Was this career by choice or circumstantial & how did the family react?
My career has always been molded by what I wanted to do in life and the priorities that I had at different junctures of my life. My family members have been the main driving force behind me and they have done everything that they could have, to help me excel in life. They have been that rock which never let me fall down. Their sacrifice has made me reach where I have, irrespective of the challenges that life threw at us.
What have been the high points in your career?
I started my career under very challenging circumstances. The very fact that I made a career for myself is an achievement in itself.
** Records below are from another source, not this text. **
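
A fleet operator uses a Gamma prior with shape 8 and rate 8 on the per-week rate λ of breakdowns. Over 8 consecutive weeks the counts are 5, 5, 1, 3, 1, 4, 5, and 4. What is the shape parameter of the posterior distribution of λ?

Total count: 5 + 5 + 1 + 3 + 1 + 4 + 5 + 4 = 28.
Total exposure: 8 weeks.
By Gamma–Poisson conjugacy, the posterior is Gamma(α + Σx, β + Σt) = Gamma(8 + 28, 8 + 8) = Gamma(36, 16).

36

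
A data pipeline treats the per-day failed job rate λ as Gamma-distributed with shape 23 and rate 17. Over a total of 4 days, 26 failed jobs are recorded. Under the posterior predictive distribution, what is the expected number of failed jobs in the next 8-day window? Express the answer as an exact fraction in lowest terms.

56/3

Total count 26 over total exposure 4 days.
By Gamma–Poisson conjugacy, the posterior is Gamma(α + Σx, β + Σt) = Gamma(23 + 26, 17 + 4) = Gamma(49, 21).
Predictive mean over an 8-day window = T·E[λ|data] = 8·49/21 = 56/3.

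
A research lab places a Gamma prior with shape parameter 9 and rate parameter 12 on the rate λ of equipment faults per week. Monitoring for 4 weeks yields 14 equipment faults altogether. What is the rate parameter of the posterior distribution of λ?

16

Total count 14 over total exposure 4 weeks.
By Gamma–Poisson conjugacy, the posterior is Gamma(α + Σx, β + Σt) = Gamma(9 + 14, 12 + 4) = Gamma(23, 16).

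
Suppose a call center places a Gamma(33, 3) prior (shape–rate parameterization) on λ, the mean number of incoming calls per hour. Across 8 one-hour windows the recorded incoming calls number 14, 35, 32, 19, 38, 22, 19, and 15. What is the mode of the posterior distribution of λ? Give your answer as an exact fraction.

226/11

Total count: 14 + 35 + 32 + 19 + 38 + 22 + 19 + 15 = 194.
Total exposure: 8 hours.
Gamma(α, β) with Poisson data over total exposure Σt gives posterior Gamma(α+Σx, β+Σt) = Gamma(227, 11).
Posterior mode = (α'−1)/β' = 226/11.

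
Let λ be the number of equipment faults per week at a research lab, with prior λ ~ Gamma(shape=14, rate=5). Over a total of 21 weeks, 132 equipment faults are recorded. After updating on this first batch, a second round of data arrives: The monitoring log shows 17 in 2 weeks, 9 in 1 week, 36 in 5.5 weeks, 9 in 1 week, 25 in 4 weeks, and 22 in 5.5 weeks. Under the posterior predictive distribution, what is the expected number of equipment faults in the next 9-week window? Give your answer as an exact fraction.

Total count 132 over total exposure 21 weeks.
After the first batch: Gamma(14 + 132, 5 + 21) = Gamma(146, 26).
Total count: 17 + 9 + 36 + 9 + 25 + 22 = 118.
Total exposure: 2 + 1 + 5.5 + 1 + 4 + 5.5 = 19 weeks.
After the second batch: Gamma(146 + 118, 26 + 19) = Gamma(264, 45).
Predictive mean over a 9-week window = T·E[λ|data] = 9·264/45 = 264/5.

264/5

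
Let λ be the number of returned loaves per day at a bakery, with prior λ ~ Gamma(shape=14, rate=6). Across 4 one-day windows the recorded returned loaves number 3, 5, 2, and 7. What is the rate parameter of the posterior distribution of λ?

Total count: 3 + 5 + 2 + 7 = 17.
Total exposure: 4 days.
Posterior: α' = 14 + 17 = 31, β' = 6 + 4 = 10.

10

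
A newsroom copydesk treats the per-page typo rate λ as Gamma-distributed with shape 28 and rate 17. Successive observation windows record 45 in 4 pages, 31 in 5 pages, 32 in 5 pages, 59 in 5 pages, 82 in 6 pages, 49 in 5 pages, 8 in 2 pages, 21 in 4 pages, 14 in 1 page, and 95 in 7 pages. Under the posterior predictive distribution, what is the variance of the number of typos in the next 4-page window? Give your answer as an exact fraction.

Total count: 45 + 31 + 32 + 59 + 82 + 49 + 8 + 21 + 14 + 95 = 436.
Total exposure: 4 + 5 + 5 + 5 + 6 + 5 + 2 + 4 + 1 + 7 = 44 pages.
The Gamma prior is conjugate for the Poisson rate, so λ | data ~ Gamma(28+436, 17+44) = Gamma(464, 61).
The posterior predictive for a window of length T is Negative Binomial with variance T·α'·(β'+T)/β'² = 4·464·65/3721 = 120640/3721.

120640/3721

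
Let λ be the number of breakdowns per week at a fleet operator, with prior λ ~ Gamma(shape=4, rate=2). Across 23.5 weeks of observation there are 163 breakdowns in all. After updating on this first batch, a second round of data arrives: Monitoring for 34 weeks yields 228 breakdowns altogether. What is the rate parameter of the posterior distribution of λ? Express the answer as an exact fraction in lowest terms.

Total count 163 over total exposure 23.5 weeks.
After the first batch: Gamma(4 + 163, 2 + 23.5) = Gamma(167, 51/2).
Total count 228 over total exposure 34 weeks.
After the second batch: Gamma(167 + 228, 51/2 + 34) = Gamma(395, 119/2).

119/2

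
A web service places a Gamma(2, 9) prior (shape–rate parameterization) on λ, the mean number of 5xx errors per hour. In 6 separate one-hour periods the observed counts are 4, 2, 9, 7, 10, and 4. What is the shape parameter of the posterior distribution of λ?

38

Total count: 4 + 2 + 9 + 7 + 10 + 4 = 36.
Total exposure: 6 hours.
Gamma(α, β) with Poisson data over total exposure Σt gives posterior Gamma(α+Σx, β+Σt) = Gamma(38, 15).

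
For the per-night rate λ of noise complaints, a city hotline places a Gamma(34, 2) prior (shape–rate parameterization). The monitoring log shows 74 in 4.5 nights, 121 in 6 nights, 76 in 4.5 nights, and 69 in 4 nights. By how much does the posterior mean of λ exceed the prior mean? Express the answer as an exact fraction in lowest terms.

Total count: 74 + 121 + 76 + 69 = 340.
Total exposure: 4.5 + 6 + 4.5 + 4 = 19 nights.
The Gamma prior is conjugate for the Poisson rate, so λ | data ~ Gamma(34+340, 2+19) = Gamma(374, 21).
Posterior mean = 374/21 = 374/21; prior mean = 34/2 = 17. Difference = 374/21 − 17 = 17/21.

17/21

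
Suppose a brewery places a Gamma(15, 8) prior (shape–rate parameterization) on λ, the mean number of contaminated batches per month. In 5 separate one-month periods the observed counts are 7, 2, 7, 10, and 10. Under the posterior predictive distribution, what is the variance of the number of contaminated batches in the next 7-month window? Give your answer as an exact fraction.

7140/169

Total count: 7 + 2 + 7 + 10 + 10 = 36.
Total exposure: 5 months.
Gamma(α, β) with Poisson data over total exposure Σt gives posterior Gamma(α+Σx, β+Σt) = Gamma(51, 13).
The posterior predictive for a window of length T is Negative Binomial with variance T·α'·(β'+T)/β'² = 7·51·20/169 = 7140/169.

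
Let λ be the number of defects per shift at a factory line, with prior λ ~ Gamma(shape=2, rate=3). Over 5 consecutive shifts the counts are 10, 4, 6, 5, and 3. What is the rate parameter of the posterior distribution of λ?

8

Total count: 10 + 4 + 6 + 5 + 3 = 28.
Total exposure: 5 shifts.
Gamma(α, β) with Poisson data over total exposure Σt gives posterior Gamma(α+Σx, β+Σt) = Gamma(30, 8).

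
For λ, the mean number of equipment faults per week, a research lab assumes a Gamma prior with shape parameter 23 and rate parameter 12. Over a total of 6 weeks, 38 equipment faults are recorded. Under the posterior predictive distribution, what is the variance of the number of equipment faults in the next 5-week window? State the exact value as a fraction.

7015/324

Total count 38 over total exposure 6 weeks.
By Gamma–Poisson conjugacy, the posterior is Gamma(α + Σx, β + Σt) = Gamma(23 + 38, 12 + 6) = Gamma(61, 18).
The posterior predictive for a window of length T is Negative Binomial with variance T·α'·(β'+T)/β'² = 5·61·23/324 = 7015/324.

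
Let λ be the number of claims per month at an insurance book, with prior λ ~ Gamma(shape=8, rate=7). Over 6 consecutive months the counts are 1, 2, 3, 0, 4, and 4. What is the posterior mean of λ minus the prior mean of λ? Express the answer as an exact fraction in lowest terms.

50/91

Total count: 1 + 2 + 3 + 0 + 4 + 4 = 14.
Total exposure: 6 months.
Gamma(α, β) with Poisson data over total exposure Σt gives posterior Gamma(α+Σx, β+Σt) = Gamma(22, 13).
Posterior mean = 22/13 = 22/13; prior mean = 8/7 = 8/7. Difference = 22/13 − 8/7 = 50/91.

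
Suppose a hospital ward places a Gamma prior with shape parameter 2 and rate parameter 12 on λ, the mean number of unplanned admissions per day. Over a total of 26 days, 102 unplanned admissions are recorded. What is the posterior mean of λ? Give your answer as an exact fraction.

Total count 102 over total exposure 26 days.
Posterior: α' = 2 + 102 = 104, β' = 12 + 26 = 38.
Posterior mean = α'/β' = 104/38 = 52/19.

52/19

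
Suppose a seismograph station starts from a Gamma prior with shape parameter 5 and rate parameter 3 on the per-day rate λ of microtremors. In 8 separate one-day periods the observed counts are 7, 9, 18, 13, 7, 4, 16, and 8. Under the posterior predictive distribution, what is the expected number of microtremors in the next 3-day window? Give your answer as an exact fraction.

Total count: 7 + 9 + 18 + 13 + 7 + 4 + 16 + 8 = 82.
Total exposure: 8 days.
Posterior: α' = 5 + 82 = 87, β' = 3 + 8 = 11.
Predictive mean over a 3-day window = T·E[λ|data] = 3·87/11 = 261/11.

261/11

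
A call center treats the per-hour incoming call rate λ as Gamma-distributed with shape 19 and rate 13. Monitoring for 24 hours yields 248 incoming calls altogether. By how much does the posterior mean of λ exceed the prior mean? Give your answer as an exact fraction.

2768/481

Total count 248 over total exposure 24 hours.
Gamma(α, β) with Poisson data over total exposure Σt gives posterior Gamma(α+Σx, β+Σt) = Gamma(267, 37).
Posterior mean = 267/37 = 267/37; prior mean = 19/13 = 19/13. Difference = 267/37 − 19/13 = 2768/481.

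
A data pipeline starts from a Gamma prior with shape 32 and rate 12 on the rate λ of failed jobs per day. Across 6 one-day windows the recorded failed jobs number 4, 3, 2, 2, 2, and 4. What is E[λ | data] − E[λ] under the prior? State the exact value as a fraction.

Total count: 4 + 3 + 2 + 2 + 2 + 4 = 17.
Total exposure: 6 days.
Conjugate update: add total count to the shape and total exposure to the rate, giving Gamma(49, 18).
Posterior mean = 49/18 = 49/18; prior mean = 32/12 = 8/3. Difference = 49/18 − 8/3 = 1/18.

1/18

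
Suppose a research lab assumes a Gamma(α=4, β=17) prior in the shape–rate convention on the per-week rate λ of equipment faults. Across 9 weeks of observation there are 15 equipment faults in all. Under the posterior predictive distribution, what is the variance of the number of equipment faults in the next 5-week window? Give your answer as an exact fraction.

Total count 15 over total exposure 9 weeks.
By Gamma–Poisson conjugacy, the posterior is Gamma(α + Σx, β + Σt) = Gamma(4 + 15, 17 + 9) = Gamma(19, 26).
The posterior predictive for a window of length T is Negative Binomial with variance T·α'·(β'+T)/β'² = 5·19·31/676 = 2945/676.

2945/676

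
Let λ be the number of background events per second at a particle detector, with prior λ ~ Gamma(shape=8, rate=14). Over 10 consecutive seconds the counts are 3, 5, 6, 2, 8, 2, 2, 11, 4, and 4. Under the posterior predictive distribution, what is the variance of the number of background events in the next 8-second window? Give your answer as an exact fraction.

220/9

Total count: 3 + 5 + 6 + 2 + 8 + 2 + 2 + 11 + 4 + 4 = 47.
Total exposure: 10 seconds.
Posterior: α' = 8 + 47 = 55, β' = 14 + 10 = 24.
The posterior predictive for a window of length T is Negative Binomial with variance T·α'·(β'+T)/β'² = 8·55·32/576 = 220/9.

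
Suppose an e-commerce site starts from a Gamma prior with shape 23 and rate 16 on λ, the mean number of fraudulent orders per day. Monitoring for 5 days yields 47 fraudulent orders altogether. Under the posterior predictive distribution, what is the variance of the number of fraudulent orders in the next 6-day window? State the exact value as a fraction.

Total count 47 over total exposure 5 days.
Conjugate update: add total count to the shape and total exposure to the rate, giving Gamma(70, 21).
The posterior predictive for a window of length T is Negative Binomial with variance T·α'·(β'+T)/β'² = 6·70·27/441 = 180/7.

180/7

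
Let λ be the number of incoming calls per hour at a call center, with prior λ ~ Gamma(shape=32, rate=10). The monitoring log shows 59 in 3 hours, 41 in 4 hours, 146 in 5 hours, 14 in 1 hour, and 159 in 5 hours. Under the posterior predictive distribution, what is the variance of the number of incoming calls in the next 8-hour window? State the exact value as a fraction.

8118/49

Total count: 59 + 41 + 146 + 14 + 159 = 419.
Total exposure: 3 + 4 + 5 + 1 + 5 = 18 hours.
The Gamma prior is conjugate for the Poisson rate, so λ | data ~ Gamma(32+419, 10+18) = Gamma(451, 28).
The posterior predictive for a window of length T is Negative Binomial with variance T·α'·(β'+T)/β'² = 8·451·36/784 = 8118/49.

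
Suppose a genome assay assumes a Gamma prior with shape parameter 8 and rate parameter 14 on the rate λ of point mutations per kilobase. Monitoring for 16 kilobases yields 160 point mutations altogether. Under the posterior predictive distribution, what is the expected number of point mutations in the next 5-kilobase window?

Total count 160 over total exposure 16 kilobases.
Gamma(α, β) with Poisson data over total exposure Σt gives posterior Gamma(α+Σx, β+Σt) = Gamma(168, 30).
Predictive mean over a 5-kilobase window = T·E[λ|data] = 5·168/30 = 28.

28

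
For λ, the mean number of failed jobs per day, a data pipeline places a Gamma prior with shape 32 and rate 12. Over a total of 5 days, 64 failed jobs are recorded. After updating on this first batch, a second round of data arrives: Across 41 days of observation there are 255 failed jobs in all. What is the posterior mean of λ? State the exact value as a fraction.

Total count 64 over total exposure 5 days.
After the first batch: Gamma(32 + 64, 12 + 5) = Gamma(96, 17).
Total count 255 over total exposure 41 days.
After the second batch: Gamma(96 + 255, 17 + 41) = Gamma(351, 58).
Posterior mean = α'/β' = 351/58.

351/58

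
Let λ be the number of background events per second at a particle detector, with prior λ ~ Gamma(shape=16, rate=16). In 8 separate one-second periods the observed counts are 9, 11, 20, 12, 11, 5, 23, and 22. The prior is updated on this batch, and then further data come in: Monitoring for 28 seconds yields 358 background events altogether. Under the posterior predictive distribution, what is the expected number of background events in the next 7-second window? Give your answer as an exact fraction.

3409/52

Total count: 9 + 11 + 20 + 12 + 11 + 5 + 23 + 22 = 113.
Total exposure: 8 seconds.
After the first batch: Gamma(16 + 113, 16 + 8) = Gamma(129, 24).
Total count 358 over total exposure 28 seconds.
After the second batch: Gamma(129 + 358, 24 + 28) = Gamma(487, 52).
Predictive mean over a 7-second window = T·E[λ|data] = 7·487/52 = 3409/52.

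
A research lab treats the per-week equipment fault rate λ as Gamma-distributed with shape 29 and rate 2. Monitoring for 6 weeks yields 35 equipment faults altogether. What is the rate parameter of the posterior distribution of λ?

8

Total count 35 over total exposure 6 weeks.
The Gamma prior is conjugate for the Poisson rate, so λ | data ~ Gamma(29+35, 2+6) = Gamma(64, 8).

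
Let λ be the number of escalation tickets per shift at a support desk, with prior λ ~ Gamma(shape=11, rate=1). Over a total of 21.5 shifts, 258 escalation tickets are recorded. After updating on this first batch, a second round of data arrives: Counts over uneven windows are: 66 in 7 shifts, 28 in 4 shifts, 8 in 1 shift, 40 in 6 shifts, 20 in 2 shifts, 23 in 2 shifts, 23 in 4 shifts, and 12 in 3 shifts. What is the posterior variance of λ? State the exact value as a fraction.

1956/10609

Total count 258 over total exposure 21.5 shifts.
After the first batch: Gamma(11 + 258, 1 + 21.5) = Gamma(269, 45/2).
Total count: 66 + 28 + 8 + 40 + 20 + 23 + 23 + 12 = 220.
Total exposure: 7 + 4 + 1 + 6 + 2 + 2 + 4 + 3 = 29 shifts.
After the second batch: Gamma(269 + 220, 45/2 + 29) = Gamma(489, 103/2).
Posterior variance = α'/β'² = 489/(10609/4) = 1956/10609.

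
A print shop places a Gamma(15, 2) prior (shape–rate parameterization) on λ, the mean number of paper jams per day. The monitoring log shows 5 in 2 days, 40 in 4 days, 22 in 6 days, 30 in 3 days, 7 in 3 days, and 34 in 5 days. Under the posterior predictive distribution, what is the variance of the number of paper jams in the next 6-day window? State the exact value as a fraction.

Total count: 5 + 40 + 22 + 30 + 7 + 34 = 138.
Total exposure: 2 + 4 + 6 + 3 + 3 + 5 = 23 days.
Posterior: α' = 15 + 138 = 153, β' = 2 + 23 = 25.
The posterior predictive for a window of length T is Negative Binomial with variance T·α'·(β'+T)/β'² = 6·153·31/625 = 28458/625.

28458/625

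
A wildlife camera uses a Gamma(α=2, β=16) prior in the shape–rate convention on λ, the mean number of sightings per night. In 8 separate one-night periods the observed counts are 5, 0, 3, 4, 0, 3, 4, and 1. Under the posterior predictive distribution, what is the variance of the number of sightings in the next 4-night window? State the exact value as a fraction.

77/18

Total count: 5 + 0 + 3 + 4 + 0 + 3 + 4 + 1 = 20.
Total exposure: 8 nights.
By Gamma–Poisson conjugacy, the posterior is Gamma(α + Σx, β + Σt) = Gamma(2 + 20, 16 + 8) = Gamma(22, 24).
The posterior predictive for a window of length T is Negative Binomial with variance T·α'·(β'+T)/β'² = 4·22·28/576 = 77/18.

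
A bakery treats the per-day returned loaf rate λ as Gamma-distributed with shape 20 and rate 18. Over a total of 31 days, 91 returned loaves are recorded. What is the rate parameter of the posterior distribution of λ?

49

Total count 91 over total exposure 31 days.
By Gamma–Poisson conjugacy, the posterior is Gamma(α + Σx, β + Σt) = Gamma(20 + 91, 18 + 31) = Gamma(111, 49).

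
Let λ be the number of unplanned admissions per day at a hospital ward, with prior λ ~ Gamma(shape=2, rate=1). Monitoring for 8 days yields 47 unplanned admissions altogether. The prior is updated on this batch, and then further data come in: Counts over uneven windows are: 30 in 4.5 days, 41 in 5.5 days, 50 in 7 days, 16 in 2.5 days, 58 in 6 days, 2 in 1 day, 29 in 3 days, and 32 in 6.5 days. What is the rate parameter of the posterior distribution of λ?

Total count 47 over total exposure 8 days.
After the first batch: Gamma(2 + 47, 1 + 8) = Gamma(49, 9).
Total count: 30 + 41 + 50 + 16 + 58 + 2 + 29 + 32 = 258.
Total exposure: 4.5 + 5.5 + 7 + 2.5 + 6 + 1 + 3 + 6.5 = 36 days.
After the second batch: Gamma(49 + 258, 9 + 36) = Gamma(307, 45).

45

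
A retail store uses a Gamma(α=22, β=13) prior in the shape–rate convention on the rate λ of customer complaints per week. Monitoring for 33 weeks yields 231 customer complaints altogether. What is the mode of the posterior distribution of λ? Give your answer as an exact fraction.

Total count 231 over total exposure 33 weeks.
Conjugate update: add total count to the shape and total exposure to the rate, giving Gamma(253, 46).
Posterior mode = (α'−1)/β' = 252/46 = 126/23.

126/23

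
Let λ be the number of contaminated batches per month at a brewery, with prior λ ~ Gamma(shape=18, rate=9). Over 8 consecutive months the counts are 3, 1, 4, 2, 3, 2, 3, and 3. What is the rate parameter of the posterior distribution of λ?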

I finished my Engineering from Pune in mid 1990s and terrorism in Kashmir was at its peak then. All my classmates went back home to spend good time applying for jobs and planning a career. That option was closed to me. My family was back in Srinagar braving the odd circumstances there. I was worrying for their survival and at the same time finding out ways for me to stay back in Pune. I had no place at stay until I found that YWCA of Pune was willing to give me accommodation if I could show them that I was either employed or pursuing education. That’s what prompted me to take up MBA in Pune and I bought more time for myself.
Like they say, no genuine effort goes in vain…at the end of my course I got placed in a very good company in Mumbai. Thereafter, there was no looking back.
The profession you are in, gives you an opportunity to interact with people from various cultural backgrounds, what has been your experiences as an person working in the field of Human Resources ?
I am in the field of Learning and development (HR) for the last 13 years and it gives me a great opportunity to look into the professional and personal development needs of people in the corporate world. I have had the opportunity to work, learn and grow with reputed corporates like Reliance Infocomm, Bharti Airtel, Aircel and Benetton India where I have headed the function of L&D at various levels. I have been one of the founding members of the world-class training Academy that we set up at Aircel in 2010. I have won several awards for work done in the area of Values & Culture and Corporate Governance in the corporate sector
Your education has been quite an interesting in itself. What all did you do and who do you give the credit to for your progress?
I am an Engineering graduate with MBA in Marketing. Having done my schooling from Presentation Convent High School, Srinagar, I went to Pune University for my further studies. I also have a professional certification in Human Resources from the prestigious institute, Society for Human Resource Management (SHRM). I was the first girl from my family to go to a professional college. The credit goes wholly to my progressive parents who wanted me to be independent and have a career.
What has been your inspiration when it comes to your professional life?
Strong and successful women have always inspired me. Today, women are doing very good work in different domains at leadership positions. They stand out for their diligence and drive. It’s always a proud moment when I come across these women and it motivates me to do even better.
What interests you apart from your professional career?
I like to balance my work and the rest of my life. I enjoy spending all my free time with my family. I love travelling, photography and reading. Polishing my Kashmiri cuisine-cooking skills is also a big interest.